SIMMONS: Don’t tell Craig Berube he can’t beat the odds and have success coaching Maple Leafs
When he went back to Philadelphia, where he lived and still lives and had played parts of seven years with the Flyers, he told his bosses, Paul Holmgren and Bobby Clarke, that he was going to Washington.
They said, no you’re not — you’re staying here.
And stay he did. For the next 12 years. As a company man doing whatever they needed him to do.
If they needed a head coach in the AHL, he was the guy. If they needed an assistant for Ken Hitchcock or John Stevens or Peter Laviolette, he was the guy. And if they needed a head coach for the Flyers, as they did for two seasons after Laviolette was fired, he was the guy.
Berube, great soldier as a junior hockey player, great soldier as a semi-skilled NHL tough guy, became a great soldier in Philadelphia, admired for his hard work, his giant heart, his hard head, his loyalty and his broad view of the game.
That’s the new coach of the Toronto Maple Leafs — unlike so many of the old coaches.
Sheldon Keefe was mostly finesse when he played. Randy Carlyle was a near-all-star. Mike Murphy was a sound NHL player. Paul Maurice was a kid.
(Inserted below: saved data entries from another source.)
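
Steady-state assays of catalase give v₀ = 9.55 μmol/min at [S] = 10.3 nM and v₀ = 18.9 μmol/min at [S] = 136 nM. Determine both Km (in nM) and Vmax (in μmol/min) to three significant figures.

Km = 11.9 nM; Vmax = 20.5 μmol/min

In reciprocal form, 1/v = (Km/Vmax)·(1/[S]) + 1/Vmax. The two points give (1/[S], 1/v) = (0.09709, 0.1047) and (0.007353, 0.05291).
Slope = (0.1047 − 0.05291)/(0.09709 − 0.007353) = 0.5773; intercept = 0.1047 − 0.5773×0.09709 = 0.04867.
Vmax = 1/intercept = 20.5 μmol/min; Km = slope × Vmax = 0.5773 × 20.5 = 11.9 nM.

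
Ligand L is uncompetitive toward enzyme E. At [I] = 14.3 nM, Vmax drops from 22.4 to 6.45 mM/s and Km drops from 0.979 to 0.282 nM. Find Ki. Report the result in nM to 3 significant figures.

Uncompetitive: Vmax,app = Vmax/α (and Km,app = Km/α) with α = 1 + [I]/Ki.
α = Vmax/Vmax,app = 22.4/6.45 = 3.473.
Ki = [I]/(α − 1) = 14.3/2.473 = 5.78 nM.

5.78 nM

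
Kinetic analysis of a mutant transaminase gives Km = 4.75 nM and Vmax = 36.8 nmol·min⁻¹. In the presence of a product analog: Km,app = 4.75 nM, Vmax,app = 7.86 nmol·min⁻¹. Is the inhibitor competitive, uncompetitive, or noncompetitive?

noncompetitive

Vmax decreases (36.8 → 7.86 nmol·min⁻¹) while Km is unchanged — pure noncompetitive inhibition.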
Pat Quinn and Pat Burns are closer to Berube in makeup, but Burns never did play at a very high level and Quinn toughed his way through nine NHL seasons, mostly on size and brawn and brain.
Against all odds, the undrafted Craig Berube played 1,054 games in the NHL, scored the lowest number of points for any forward who played that long, fought 303 times, never suffered a concussion that he knows of and now has coached professionally for 25 years.
Your point of view caught my eye and was very interesting. Thanks. I have a question for you.